Ce nouveau tome nous fait découvrir un nouveau continent qui ressemble trait pour trait à l’Afrique. La description du pays où se déroule l’action (l’Erigie) est vraiment très bien faite et contribue à l’aspect immersif de ce roman.On est tout de suite plongé dans ce nouveau décor et les illustrations et surtout les très belles descriptions des paysages nous entrainent dans les pas de l’héroïne, on est comme happé par ces décors et on suit avec plaisir les aventures de Lady Trent. Cet aspect est pour moi un des gros points forts du roman. Le ton général et la trame du roman ressemblent assez au tome 1, cependant le fait que l’on change de continent apporte un plus et renouvelle l’intérêt de l’univers. Isabelle est également confrontée à des problèmes de luttes politiques qui la dépassent mais auxquels elle est obligée de faire face. Il est parfois compliqué de suivre les différents partis impliqués dans les luttes politiques à cause des noms qui ne sont pas faciles à retenir mais cette dimension apporte un plus au roman.
On retrouve en effet une trame scénaristique assez similaire au premier ( expédition, aventures, problèmes pendant l’expédition et conséquences). Cependant, l’ajout de nouveaux personnages, de nouveaux pays et de nouveaux dragons permet de passer outre.
Le personnage de Nathalie en particulier est également un personnage féminin assez fort et qui ressemble assez à Isabelle même si elle n’a pas fait les mêmes choix. Cependant, comme dans le premier tome, la narration à la première personne fait que les personnages secondaires passent au second plan. C’est parfois dommage car on aurait bien aimé en savoir un peu plus sur eux, mais Isabelle est un personnage tellement fascinant que cela ne m’a pas gêné plus que ça.
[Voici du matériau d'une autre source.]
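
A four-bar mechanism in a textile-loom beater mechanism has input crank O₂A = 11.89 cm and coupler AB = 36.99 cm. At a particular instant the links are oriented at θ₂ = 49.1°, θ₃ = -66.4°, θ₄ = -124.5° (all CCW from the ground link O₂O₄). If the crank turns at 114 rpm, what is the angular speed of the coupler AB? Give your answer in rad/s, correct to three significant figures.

ω₂ = 11.94 rad/s (from 114 rpm).
Differentiating the loop-closure r₂e^{iθ₂}+r₃e^{iθ₃}=r₁+r₄e^{iθ₄} gives r₂ω₂e^{iθ₂}+r₃ω₃e^{iθ₃}=r₄ω₄e^{iθ₄}.
Eliminating the other unknown: ω₃ = r₂ω₂ sin(θ₄−θ₂) / [r₃ sin(θ₃−θ₄)].
Numerator sine = -0.11147; denominator sine = +0.84897.
Result = 0.1189·11.94·(-0.11147) / (0.3699·(+0.84897)) = -0.50384 rad/s; magnitude 0.50384 rad/s.

0.504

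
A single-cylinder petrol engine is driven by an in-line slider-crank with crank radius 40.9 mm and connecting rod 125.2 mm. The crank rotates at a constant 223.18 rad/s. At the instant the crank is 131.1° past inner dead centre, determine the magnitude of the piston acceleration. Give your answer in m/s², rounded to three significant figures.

1410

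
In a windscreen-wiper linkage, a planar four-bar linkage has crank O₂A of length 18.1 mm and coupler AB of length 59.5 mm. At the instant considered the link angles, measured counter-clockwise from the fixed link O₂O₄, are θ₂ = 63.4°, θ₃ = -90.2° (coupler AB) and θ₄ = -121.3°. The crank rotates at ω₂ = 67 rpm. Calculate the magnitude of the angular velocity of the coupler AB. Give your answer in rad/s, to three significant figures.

ω₂ = 7.016 rad/s (from 67 rpm).
Differentiating the loop-closure r₂e^{iθ₂}+r₃e^{iθ₃}=r₁+r₄e^{iθ₄} gives r₂ω₂e^{iθ₂}+r₃ω₃e^{iθ₃}=r₄ω₄e^{iθ₄}.
Eliminating the other unknown: ω₃ = r₂ω₂ sin(θ₄−θ₂) / [r₃ sin(θ₃−θ₄)].
Numerator sine = +0.08194; denominator sine = +0.51653.
Result = 0.0181·7.016·(+0.08194) / (0.0595·(+0.51653)) = +0.33857 rad/s; magnitude 0.33857 rad/s.

0.339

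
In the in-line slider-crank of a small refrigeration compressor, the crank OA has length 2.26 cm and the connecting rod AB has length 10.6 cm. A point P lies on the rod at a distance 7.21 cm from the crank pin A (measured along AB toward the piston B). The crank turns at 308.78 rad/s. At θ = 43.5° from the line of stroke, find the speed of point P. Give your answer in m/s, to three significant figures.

5.56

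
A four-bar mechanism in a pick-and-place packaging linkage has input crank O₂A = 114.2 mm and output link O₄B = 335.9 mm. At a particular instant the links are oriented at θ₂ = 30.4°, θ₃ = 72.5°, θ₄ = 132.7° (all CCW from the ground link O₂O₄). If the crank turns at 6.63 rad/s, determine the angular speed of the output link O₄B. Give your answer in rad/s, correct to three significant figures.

1.74

ω₂ = 6.63 rad/s
Differentiating the loop-closure r₂e^{iθ₂}+r₃e^{iθ₃}=r₁+r₄e^{iθ₄} gives r₂ω₂e^{iθ₂}+r₃ω₃e^{iθ₃}=r₄ω₄e^{iθ₄}.
Eliminating the other unknown: ω₄ = r₂ω₂ sin(θ₂−θ₃) / [r₄ sin(θ₄−θ₃)].
Numerator sine = -0.67043; denominator sine = +0.86777.
Result = 0.1142·6.63·(-0.67043) / (0.3359·(+0.86777)) = -1.7415 rad/s; magnitude 1.7415 rad/s.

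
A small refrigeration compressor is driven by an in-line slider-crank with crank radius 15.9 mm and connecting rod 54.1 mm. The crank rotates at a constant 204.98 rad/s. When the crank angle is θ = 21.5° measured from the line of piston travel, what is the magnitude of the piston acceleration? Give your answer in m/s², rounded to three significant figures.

ω = 205 rad/s
x(θ) = r cosθ + √(L² − r² sin²θ); with ω constant, a = ω²·d²x/dθ².
d²x/dθ² = −r cosθ − r²(cos2θ)/√u − r⁴ sin²2θ/(4u^{3/2}),  u = L² − r² sin²θ = 0.00289285 m².
Substituting r = 0.0159 m, L = 0.0541 m, θ = 21.5°: d²x/dθ² = -0.018279 m.
a = ω²·d²x/dθ² = (205)²·(-0.018279) = -768.03 m/s²;  |a| = 768.03 m/s².

768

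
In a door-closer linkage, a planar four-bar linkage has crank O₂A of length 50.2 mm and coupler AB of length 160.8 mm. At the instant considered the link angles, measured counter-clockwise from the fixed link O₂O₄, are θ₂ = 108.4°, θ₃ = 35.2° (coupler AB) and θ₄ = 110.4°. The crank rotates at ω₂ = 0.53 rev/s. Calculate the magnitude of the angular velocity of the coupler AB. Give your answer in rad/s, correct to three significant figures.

ω₂ = 3.33 rad/s (from 0.53 rev/s).
Differentiating the loop-closure r₂e^{iθ₂}+r₃e^{iθ₃}=r₁+r₄e^{iθ₄} gives r₂ω₂e^{iθ₂}+r₃ω₃e^{iθ₃}=r₄ω₄e^{iθ₄}.
Eliminating the other unknown: ω₃ = r₂ω₂ sin(θ₄−θ₂) / [r₃ sin(θ₃−θ₄)].
Numerator sine = +0.03490; denominator sine = -0.96682.
Result = 0.0502·3.33·(+0.03490) / (0.1608·(-0.96682)) = -0.037527 rad/s; magnitude 0.037527 rad/s.

0.0375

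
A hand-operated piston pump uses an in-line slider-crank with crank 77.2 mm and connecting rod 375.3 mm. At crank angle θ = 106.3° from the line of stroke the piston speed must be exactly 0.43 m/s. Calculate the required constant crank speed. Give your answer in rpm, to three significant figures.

For an in-line slider-crank, |v_piston| = rω|sinθ|·[1 + r cosθ/√(L² − r² sin²θ)].
With r = 0.0772 m, L = 0.3753 m, θ = 106.3°: the bracketed kinematic factor |dx/dθ| = 0.069733 m.
ω = v/|dx/dθ| = 0.43/0.069733 = 6.1664 rad/s.
N = 60ω/(2π) = 58.884 rpm.

58.9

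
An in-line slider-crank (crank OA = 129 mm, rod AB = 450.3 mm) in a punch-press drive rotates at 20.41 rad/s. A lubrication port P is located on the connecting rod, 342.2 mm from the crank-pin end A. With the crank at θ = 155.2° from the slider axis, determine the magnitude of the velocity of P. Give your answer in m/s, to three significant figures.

ω = 20.41 rad/s.  Crank-pin speed |V_A| = rω = 2.6329 m/s, perpendicular to OA.
Rod angle: sinφ = −(r/L) sinθ ⇒ φ = -6.901°; ω_rod = −rω cosθ/√(L²−r²sin²θ) = +5.3465 rad/s.
V_P = V_A + ω_rod × AP, with AP = 0.3422 m along the rod.
Components: V_Px = −rω sinθ − a·ω_rod·sinφ = -0.88453 m/s;  V_Py = rω cosθ + a·ω_rod·cosφ = -0.57377 m/s.
|V_P| = √(V_Px² + V_Py²) = 1.0543 m/s.

1.05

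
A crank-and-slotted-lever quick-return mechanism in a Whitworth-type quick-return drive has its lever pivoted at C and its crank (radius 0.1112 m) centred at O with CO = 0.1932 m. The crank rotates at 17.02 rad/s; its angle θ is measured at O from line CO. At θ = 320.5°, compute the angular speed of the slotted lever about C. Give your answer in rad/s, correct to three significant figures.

ω = 17.02 rad/s
Crank pin A relative to C: A = (d + r cosθ, r sinθ); lever angle φ = atan2(r sinθ, d + r cosθ).
Differentiating tanφ: φ̇ = rω(d cosθ + r)/(d² + r² + 2dr cosθ).
d² + r² + 2dr cosθ = |CA|² = 0.0828466 m²;  d cosθ + r = +0.26028 m.
|ω_lever| = |0.1112·17.02·+0.26028| / 0.0828466 = 5.946 rad/s.

5.95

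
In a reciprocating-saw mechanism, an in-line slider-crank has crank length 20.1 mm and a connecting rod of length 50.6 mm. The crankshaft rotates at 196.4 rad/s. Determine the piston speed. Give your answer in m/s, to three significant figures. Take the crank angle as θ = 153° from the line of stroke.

ω = 196.4 rad/s
For an in-line slider-crank, x = r cosθ + √(L² − r² sin²θ), so v = −rω sinθ·[1 + r cosθ/√(L² − r² sin²θ)].
With r = 0.0201 m, L = 0.0506 m, θ = 153°: √(L² − r² sin²θ) = 0.04977 m.
v = −0.0201·196.4·0.45399·[1 + 0.0201·-0.89101/0.04977] = -1.1473 m/s.
|v| = 1.1473 m/s.

1.15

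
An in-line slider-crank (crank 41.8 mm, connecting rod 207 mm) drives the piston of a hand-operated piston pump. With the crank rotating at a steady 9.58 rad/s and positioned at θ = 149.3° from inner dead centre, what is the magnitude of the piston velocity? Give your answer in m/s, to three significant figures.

0.169

ω = 9.58 rad/s
For an in-line slider-crank, x = r cosθ + √(L² − r² sin²θ), so v = −rω sinθ·[1 + r cosθ/√(L² − r² sin²θ)].
With r = 0.0418 m, L = 0.207 m, θ = 149.3°: √(L² − r² sin²θ) = 0.2059 m.
v = −0.0418·9.58·0.51054·[1 + 0.0418·-0.85985/0.2059] = -0.16876 m/s.
|v| = 0.16876 m/s.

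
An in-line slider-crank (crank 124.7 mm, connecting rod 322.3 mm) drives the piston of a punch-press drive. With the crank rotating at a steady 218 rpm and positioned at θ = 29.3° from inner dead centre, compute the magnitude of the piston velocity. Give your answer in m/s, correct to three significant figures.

1.87

ω = 2π·218/60 = 22.83 rad/s
For an in-line slider-crank, x = r cosθ + √(L² − r² sin²θ), so v = −rω sinθ·[1 + r cosθ/√(L² − r² sin²θ)].
With r = 0.1247 m, L = 0.3223 m, θ = 29.3°: √(L² − r² sin²θ) = 0.31647 m.
v = −0.1247·22.83·0.48938·[1 + 0.1247·0.87207/0.31647] = -1.8719 m/s.
|v| = 1.8719 m/s.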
J’ai donc passé à nouveau un très bon moment avec ce tome 2 des aventures de Lady Trent. On y retrouve le même esprit que dans le premier avec à nouveau de très belles illustrations. Le personnage d’Isabelle Trent est toujours aussi passionnant et les dragons n’ont pas livré tous leurs mystères. L’aspect naturalisme mêlé d’aventures est toujours bien traité et le rythme du roman est un peu plus intense que dans le tome 1. Il est cependant dommage que les personnages secondaires aient si peu d’importance. Ce défaut sera peut être corrigé par la suite. Il me tarde de lire la suite des aventures de Lady Trent et de découvrir de nouveaux dragons.